By Capt. Beachballberg, Special to JTNews
There is nothing I hate worse than having to bring a hacksaw to my seder table. Not only that, when the Mariners start their season, I don’t want some joker thinking its funny to pull a matzoh ball out of our soup pot to make the first pitch. This is why matzoh balls must be fluffy.
Not to mention the Passover seder itself. We’re talking about a big meal here, folks. If for no other reason than to save yourself for the delectable food ahead, the matzoh balls and the soup must be light. How on earth are we going to get through egg soup, charoset on matzoh, four more cups of wine (plus the required ones), salad, gefilte fish, roasted chicken, kugel, steamed asparagus, and the afikomen if we’ve got a lead weight taking up half of our tummies?
That says nothing about the taste, either.
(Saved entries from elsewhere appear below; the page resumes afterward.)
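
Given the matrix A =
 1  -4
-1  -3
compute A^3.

A^2 = [[5, 8], [2, 13]]
A^3 = [[-3, -44], [-11, -47]]

[[-3, -44], [-11, -47]]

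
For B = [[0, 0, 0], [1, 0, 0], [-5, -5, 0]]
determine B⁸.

[[0, 0, 0], [0, 0, 0], [0, 0, 0]]

B is strictly triangular, hence nilpotent: B³ = 0, so B⁸ = 0.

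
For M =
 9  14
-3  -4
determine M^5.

tr M = 5 and det M = 6, so the characteristic polynomial is λ² − (5)λ + (6) with roots 2 and 3.
Eigenvectors give P = [[2, -7], [-1, 3]] with P⁻¹ = [[-3, -7], [-1, -2]], and M = P·diag(2, 3)·P⁻¹.
Then M^5 = P·diag(32, 243)·P⁻¹ = [[64, -1701], [-32, 729]] · [[-3, -7], [-1, -2]] = [[1509, 2954], [-633, -1234]].

[[1509, 2954], [-633, -1234]]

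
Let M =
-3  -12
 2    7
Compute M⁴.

[[-159, -480], [80, 241]]

tr M = 4 and det M = 3, so the characteristic polynomial is λ² − (4)λ + (3) with roots 3 and 1.
Eigenvectors give P = [[-2, -3], [1, 1]] with P⁻¹ = [[1, 3], [-1, -2]], and M = P·diag(3, 1)·P⁻¹.
Then M⁴ = P·diag(81, 1)·P⁻¹ = [[-162, -3], [81, 1]] · [[1, 3], [-1, -2]] = [[-159, -480], [80, 241]].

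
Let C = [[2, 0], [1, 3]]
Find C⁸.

[[256, 0], [6305, 6561]]

tr C = 5 and det C = 6, so the characteristic polynomial is λ² − (5)λ + (6) with roots 3 and 2.
Eigenvectors give P = [[0, −1], [1, 1]] with P⁻¹ = [[1, 1], [−1, 0]], and C = P·diag(3, 2)·P⁻¹.
Then C⁸ = P·diag(6561, 256)·P⁻¹ = [[0, −256], [6561, 256]] · [[1, 1], [−1, 0]] = [[256, 0], [6305, 6561]].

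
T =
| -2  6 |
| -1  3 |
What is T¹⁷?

T² = T (a projection; rank 1, trace 1), so T¹⁷ = T.

[[-2, 6], [-1, 3]]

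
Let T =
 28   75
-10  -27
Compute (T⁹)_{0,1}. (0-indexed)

tr T = 1 and det T = -6, so the characteristic polynomial is λ² − (1)λ + (-6) with roots -2 and 3.
Eigenvectors give P = [[-5, -3], [2, 1]] with P⁻¹ = [[1, 3], [-2, -5]], and T = P·diag(-2, 3)·P⁻¹.
Then T⁹ = P·diag(-512, 19683)·P⁻¹ = [[2560, -59049], [-1024, 19683]] · [[1, 3], [-2, -5]] = [[120658, 302925], [-40390, -101487]].

302925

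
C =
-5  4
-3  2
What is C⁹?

[[-2045, 2044], [-1533, 1532]]

tr C = -3 and det C = 2, so the characteristic polynomial is λ² − (-3)λ + (2) with roots -2 and -1.
Eigenvectors give P = [[4, 1], [3, 1]] with P⁻¹ = [[1, -1], [-3, 4]], and C = P·diag(-2, -1)·P⁻¹.
Then C⁹ = P·diag(-512, -1)·P⁻¹ = [[-2048, -1], [-1536, -1]] · [[1, -1], [-3, 4]] = [[-2045, 2044], [-1533, 1532]].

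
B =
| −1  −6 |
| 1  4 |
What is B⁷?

tr B = 3 and det B = 2, so the characteristic polynomial is λ² − (3)λ + (2) with roots 1 and 2.
Eigenvectors give P = [[−3, −2], [1, 1]] with P⁻¹ = [[−1, −2], [1, 3]], and B = P·diag(1, 2)·P⁻¹.
Then B⁷ = P·diag(1, 128)·P⁻¹ = [[−3, −256], [1, 128]] · [[−1, −2], [1, 3]] = [[−253, −762], [127, 382]].

[[−253, −762], [127, 382]]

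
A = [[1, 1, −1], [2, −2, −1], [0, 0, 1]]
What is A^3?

A^2 = [[3, −1, −3], [−2, 6, −1], [0, 0, 1]]
A^3 = [[1, 5, −5], [10, −14, −5], [0, 0, 1]]

[[1, 5, −5], [10, −14, −5], [0, 0, 1]]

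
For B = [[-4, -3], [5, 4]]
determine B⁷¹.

[[-4, -3], [5, 4]]

B² = I (check: tr B = 0 and det B = -1), so B⁷¹ = B since 71 is odd.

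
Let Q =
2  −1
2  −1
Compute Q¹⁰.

[[2, −1], [2, −1]]

Q² = Q (a projection; rank 1, trace 1), so Q¹⁰ = Q.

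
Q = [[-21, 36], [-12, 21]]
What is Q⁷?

tr Q = 0 and det Q = -9, so the characteristic polynomial is λ² − (0)λ + (-9) with roots -3 and 3.
Eigenvectors give P = [[2, -3], [1, -2]] with P⁻¹ = [[2, -3], [1, -2]], and Q = P·diag(-3, 3)·P⁻¹.
Then Q⁷ = P·diag(-2187, 2187)·P⁻¹ = [[-4374, -6561], [-2187, -4374]] · [[2, -3], [1, -2]] = [[-15309, 26244], [-8748, 15309]].

[[-15309, 26244], [-8748, 15309]]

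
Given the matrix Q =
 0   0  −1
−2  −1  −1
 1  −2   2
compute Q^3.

Q^2 = [[−1, 2, −2], [1, 3, 1], [6, −2, 5]]
Q^3 = [[−6, 2, −5], [−5, −5, −2], [9, −8, 6]]

[[−6, 2, −5], [−5, −5, −2], [9, −8, 6]]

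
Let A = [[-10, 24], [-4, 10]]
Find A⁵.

[[-160, 384], [-64, 160]]

tr A = 0 and det A = -4, so the characteristic polynomial is λ² − (0)λ + (-4) with roots -2 and 2.
Eigenvectors give P = [[3, -2], [1, -1]] with P⁻¹ = [[1, -2], [1, -3]], and A = P·diag(-2, 2)·P⁻¹.
Then A⁵ = P·diag(-32, 32)·P⁻¹ = [[-96, -64], [-32, -32]] · [[1, -2], [1, -3]] = [[-160, 384], [-64, 160]].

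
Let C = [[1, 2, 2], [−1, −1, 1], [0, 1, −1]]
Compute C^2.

[[−1, 2, 2], [0, 0, −4], [−1, −2, 2]]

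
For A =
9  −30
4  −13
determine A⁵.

[[1209, −3630], [484, −1453]]

tr A = −4 and det A = 3, so the characteristic polynomial is λ² − (−4)λ + (3) with roots −3 and −1.
Eigenvectors give P = [[−5, −3], [−2, −1]] with P⁻¹ = [[1, −3], [−2, 5]], and A = P·diag(−3, −1)·P⁻¹.
Then A⁵ = P·diag(−243, −1)·P⁻¹ = [[1215, 3], [486, 1]] · [[1, −3], [−2, 5]] = [[1209, −3630], [484, −1453]].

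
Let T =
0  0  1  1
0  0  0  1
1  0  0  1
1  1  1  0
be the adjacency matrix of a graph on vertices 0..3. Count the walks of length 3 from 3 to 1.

The number of length-3 walks from vertex 3 to vertex 1 is entry (3,1) of T³, where T is the adjacency matrix.
T² = [[2, 1, 1, 1], [1, 1, 1, 0], [1, 1, 2, 1], [1, 0, 1, 3]]
T³ = [[2, 1, 3, 4], [1, 0, 1, 3], [3, 1, 2, 4], [4, 3, 4, 2]]

3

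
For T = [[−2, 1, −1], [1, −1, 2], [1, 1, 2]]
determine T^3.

[[−10, 10, −8], [7, −4, 11], [5, 4, 13]]

T^2 = [[4, −4, 2], [−1, 4, 1], [1, 2, 5]]
T^3 = [[−10, 10, −8], [7, −4, 11], [5, 4, 13]]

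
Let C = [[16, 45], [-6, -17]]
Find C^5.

tr C = -1 and det C = -2, so the characteristic polynomial is λ² − (-1)λ + (-2) with roots 1 and -2.
Eigenvectors give P = [[3, 5], [-1, -2]] with P⁻¹ = [[2, 5], [-1, -3]], and C = P·diag(1, -2)·P⁻¹.
Then C^5 = P·diag(1, -32)·P⁻¹ = [[3, -160], [-1, 64]] · [[2, 5], [-1, -3]] = [[166, 495], [-66, -197]].

[[166, 495], [-66, -197]]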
A hard matzoh ball is like a fortress. It doesn’t allow the flavors of the soup—whether it’s the vegetables in the stock or the oils from the chicken—to filter through and make each and every bite delectable. Sure, they fall apart. But they’re supposed to! If the ball comes apart easily, then an equal amount of ball, soup and vegetable can fit into the spoon. That’s every flavor, with no excavating required. What more could you ask for?
Another thing to think about: when the Hebrews were escaping from Egypt, how many of them do you think would haul a bag filled with big, round rocks? None? Good answer.
Then there’s the whole age discrimination part of the argument. How many times has an older member of the family come to the seder, bitten into a heavy matzoh ball, and then they can’t find their teeth? How many teething babies, anxious to enjoy their very first seder, turn their backs on Judaism for the rest of their lives because that first matzoh ball impacted their first little tooth and now there’s no way they’ll ever try that stuff again?
Fluffy and floaty is better. There’s no doubt about it. I know this is an election year, and already the advertising for the presidential campaign has gotten messy, but I feel that I too must go negative on these hard, undercooked, dense matzoh balls, if you can call them that. It’s fluffy or nothin’. If it must be a choice between the hard matzoh ball lovers and the terrorists, then I for one am with the terrorists.